So the inevitable heat wave of death has finally hit us here in SC… and were dying. But that’s why God invented air conditioning, so don’t worry we’ll survive!
This is the last part of the three-part study on the biblical words for sin. So far we have looked at Sin (Khata, in Hebrew) and Iniquity (Avon); today we will take a look at the word Transgression (Pesha).
When I finished researching this word I found myself a little unsure about what to write. You see, at first, the ideas brought out by the word Transgression didn’t strike me as very important or significant. However, after some thought, I realized that there are some really profound ideas which are brought to light by this word. But before we get into all that we need to understand what the word transgression means. So, once again, I’ll let the guys from the Bible Project do their thing. (These guys do a great job explaining biblical concepts, don’t let the animation through you off.)
I realy like the fact that the word transgression is used in the Bible. Because the word adds an extra layer to the conversation about the
destructive characteristics of sin.
The word transgression shows us that when sin is committed the person wronged, not only, receives physical or emotional harm. But the trust between the two will also be lost.

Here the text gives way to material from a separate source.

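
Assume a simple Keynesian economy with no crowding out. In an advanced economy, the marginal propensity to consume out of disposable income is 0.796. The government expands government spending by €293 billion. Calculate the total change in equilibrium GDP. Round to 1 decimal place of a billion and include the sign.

Government-spending multiplier = 1/(1 − MPC) = 1/(1 − 0.796) = 1/0.204 ≈ 4.902.
ΔY = k × ΔG = (+€293 billion) / 0.204 ≈ +€1,436.3 billion.

+€1,436.3 billion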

As I went through this study, I became very intrigued about how the word transgression has, more or less, fallen out of use here in the States. After some resurch I found several reasons as to why this is. However, one of the reasons was a bit ironic and sad. So here it is.
The word transgression shows us that sin brakes down trust between people. So if sin is allowed to grow and influence part of a society, over time, the people in that society will become less trusting. Consequently, that word will be needed less often. I mean, after all, why would you use a word which describes broken trust, when there really wasn’t any trust there to break.
I think that there are signs that this has happened here in the States, and is partially why the word is not used in our everyday language. Now, I’m not a big “the U.S.A. is going to hell in a handbasket” kinda guy (those people are a little too pessimistic). However, I think that the U.S. is a good example of a country where the community trust has been eroded by Transgressions. For instance, just think about the level of trust we had even 50 years ago. Kids ran all over the place, unlocked doors were a thing, the government had far more credibility, It’s very evident that people were more trusting than they are today. Now, there are other reasons why we have become less trusting over the years, however, we would be intentionally blinding ourselves if we said that sin didn’t play a big role.
The more I learn about this dark and mysterious thing we call sin, the more I notice the effect that it has on me and on our world. As Christians, we need to be conscious of the way sin effects and attacks us. We can’t afford to treat it like its “not a big deal”. The biggest mistake I have ever made when dealing with sin in my life, is to look at what I am tempted to do and think to myself- “well…. it’s not like it’s that bad”. The moment you forget the infectious, corrosive, rippling, nature of transgressions, is the moment trust will inevitably be broken.